Friday, March 21, 2014

I Didn't Get Stabbed

So I'm just gonna start off this post by saying that if you're easily offended by cleavage and bras for some reason, then you should probably stop reading right now.  Because the shit's about to get real here.  But all of my fellow large-breasted homegirls out there will completely understand when I say that my cleavage is like a goddamn cavern.  Sometimes, I find all kinds of shit in there.  Crumbs, bits of paper when I clean out the shredder, confetti, and on a windy day, the occasional leaf.  And today at work I found a paper clip that had somehow fallen into the depths.  This was a new one for me, I've never found paperclips in my cleavage before, and I gotta tell you, even I am a little bit stumped as to how it got there.  I don't remember a shower of office supplies, and if someone was flinging them across the office, I think I would remember paperclips flying at me like ninja stars.  But hey, who knows, right?

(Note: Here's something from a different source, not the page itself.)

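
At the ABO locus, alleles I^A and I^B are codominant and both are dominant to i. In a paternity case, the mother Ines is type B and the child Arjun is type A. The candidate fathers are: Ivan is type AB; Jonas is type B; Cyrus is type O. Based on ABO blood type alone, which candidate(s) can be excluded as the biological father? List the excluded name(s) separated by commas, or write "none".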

All I know is that halfway through the day, I felt the piercing and pinching start, and I figured that my underwire had escaped its fabricy confines and was being an asshole and trying to murder me by stabbing me in the chest.  Which has happened before.  I have the scars to prove it.  Because that's the real cleavage life.  It's the secret that Victoria never talks about.  So I had to excuse myself and go to the restroom.  Because you just can't wrestle your underwire in public, people.  It's frowned upon.  But as it turns out, my underwire had not staged a mutiny and was still holding the fort, so to speak.  It was a paperclip, yo.  In my cleavage.  Because weird shit is the fucking story of my life.